All four were taken to a suburban New Orleans jail and charged with entering federal property under false pretenses with the intent of committing a felony. If convicted, each man faces up to 10 years in prison and a fine of $250,000.

Flanagan, 24, is the son of William J. Flanagan, the acting U.S. attorney for the Western District of Louisiana, based in Shreveport. William Flanagan declined to comment through an office assistant.

Landrieu said Tuesday, "I am as interested as everyone else about their motives and purpose, which I hope will become clear as the investigation moves forward."

Last July, Landrieu proposed a replacement for the U.S. attorney in New Orleans, and last week, President Obama nominated that person, Stephanie A. Finley, for the job.

O'Keefe, 25, became a conservative hero last year after he and fellow activist Hannah Giles secretly videotaped several regional offices of the Association of Community Organizations for Reform Now (ACORN) while posting as a pimp and a prostitute. O'Keefe's videos showed ACORN staffers appearing to offer them housing help and advice on concealing their purported prostitution business.

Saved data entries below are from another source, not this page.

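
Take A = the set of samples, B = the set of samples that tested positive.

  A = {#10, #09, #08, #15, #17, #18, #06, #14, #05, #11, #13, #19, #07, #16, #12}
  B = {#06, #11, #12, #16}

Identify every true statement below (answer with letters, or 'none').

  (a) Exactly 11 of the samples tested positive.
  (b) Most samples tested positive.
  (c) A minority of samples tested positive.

|A| = 15, |A ∩ B| = 4, |A ∖ B| = 11.
(a) |A ∩ B| = 11: fails.
(b) |A ∩ B| > |A ∖ B|: fails.
(c) |A ∩ B| < |A ∖ B|: holds.

(c)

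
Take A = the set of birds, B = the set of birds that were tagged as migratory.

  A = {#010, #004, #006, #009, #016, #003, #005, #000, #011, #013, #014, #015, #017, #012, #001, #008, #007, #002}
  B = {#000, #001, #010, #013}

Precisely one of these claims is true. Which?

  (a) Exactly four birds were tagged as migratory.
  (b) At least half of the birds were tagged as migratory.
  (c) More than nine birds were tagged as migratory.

(a)

|A| = 18, |A ∩ B| = 4, |A ∖ B| = 14.
(a) requires |A ∩ B| = 4: true.
(b) requires |A ∩ B| ≥ |A ∖ B|: false.
(c) requires |A ∩ B| > 9: false.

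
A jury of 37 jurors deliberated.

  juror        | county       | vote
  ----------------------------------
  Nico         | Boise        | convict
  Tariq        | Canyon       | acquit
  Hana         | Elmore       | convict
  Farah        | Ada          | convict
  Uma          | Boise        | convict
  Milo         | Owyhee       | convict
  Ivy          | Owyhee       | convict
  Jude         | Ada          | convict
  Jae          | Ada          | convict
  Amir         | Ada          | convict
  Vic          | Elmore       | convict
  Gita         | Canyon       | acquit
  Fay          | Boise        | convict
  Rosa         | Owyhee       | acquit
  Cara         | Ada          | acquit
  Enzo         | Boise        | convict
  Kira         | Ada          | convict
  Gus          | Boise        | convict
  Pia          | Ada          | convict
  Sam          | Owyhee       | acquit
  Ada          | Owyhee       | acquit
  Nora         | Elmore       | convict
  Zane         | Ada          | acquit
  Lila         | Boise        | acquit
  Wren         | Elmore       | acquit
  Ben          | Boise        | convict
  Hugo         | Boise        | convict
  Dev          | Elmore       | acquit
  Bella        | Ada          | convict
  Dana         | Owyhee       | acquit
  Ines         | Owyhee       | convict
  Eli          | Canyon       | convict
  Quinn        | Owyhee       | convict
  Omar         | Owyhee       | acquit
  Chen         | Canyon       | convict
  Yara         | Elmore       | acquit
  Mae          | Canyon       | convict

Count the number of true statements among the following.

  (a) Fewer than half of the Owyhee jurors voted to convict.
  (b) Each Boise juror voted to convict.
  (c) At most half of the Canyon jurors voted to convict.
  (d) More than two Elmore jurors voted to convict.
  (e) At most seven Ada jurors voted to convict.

3

(a) Owyhee: |A| = 9, |A ∩ B| = 4; needs |A ∩ B| < |A ∖ B| — true.
(b) Boise: |A| = 8, |A ∩ B| = 7; needs A ⊆ B, i.e. every element of A is in B (|A ∖ B| = 0) — false.
(c) Canyon: |A| = 5, |A ∩ B| = 3; needs |A ∩ B| ≤ |A ∖ B| — false.
(d) Elmore: |A| = 6, |A ∩ B| = 3; needs |A ∩ B| > 2 — true.
(e) Ada: |A| = 9, |A ∩ B| = 7; needs |A ∩ B| ≤ 7 — true.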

The furor over the videos led Congress in September to recommend banning all federal funding for ACORN, and the group, facing major questions about its housing work for the federal government, was forced to launch an internal audit of its operations. The ban never took effect: In December, a federal court ruled that singling out ACORN for punishment was unconstitutional and ordered the federal government to honor its existing contracts with the group.

Given that history with O'Keefe, Democrats gleefully pored over the details of the criminal charges Tuesday, while Republicans either spoke about waiting for all the facts to come out or kept their thoughts to themselves.

Conservative activist Andrew Breitbart, who helped champion O'Keefe's undercover work on his Web site BigGovernment.com and advised him on how best to release the videos over time, said Tuesday that he didn't have enough details about the New Orleans charges to comment.

"We have no knowledge about or connection to any alleged acts and events involving James O'Keefe at Senator Mary Landrieu's office," Breitbart said. "We have no information other than what has been reported publicly by the press."

According to the FBI affidavit, Flanagan and Basel were dressed in blue denim pants, blue work shirts, light green fluorescent vests, tool belts and white construction-style hard hats when they entered the Hale Boggs Federal Building on busy Poydras Street. The pair told Landrieu's staff members that they were telephone repairmen and needed access to the office's main reception desk telephone.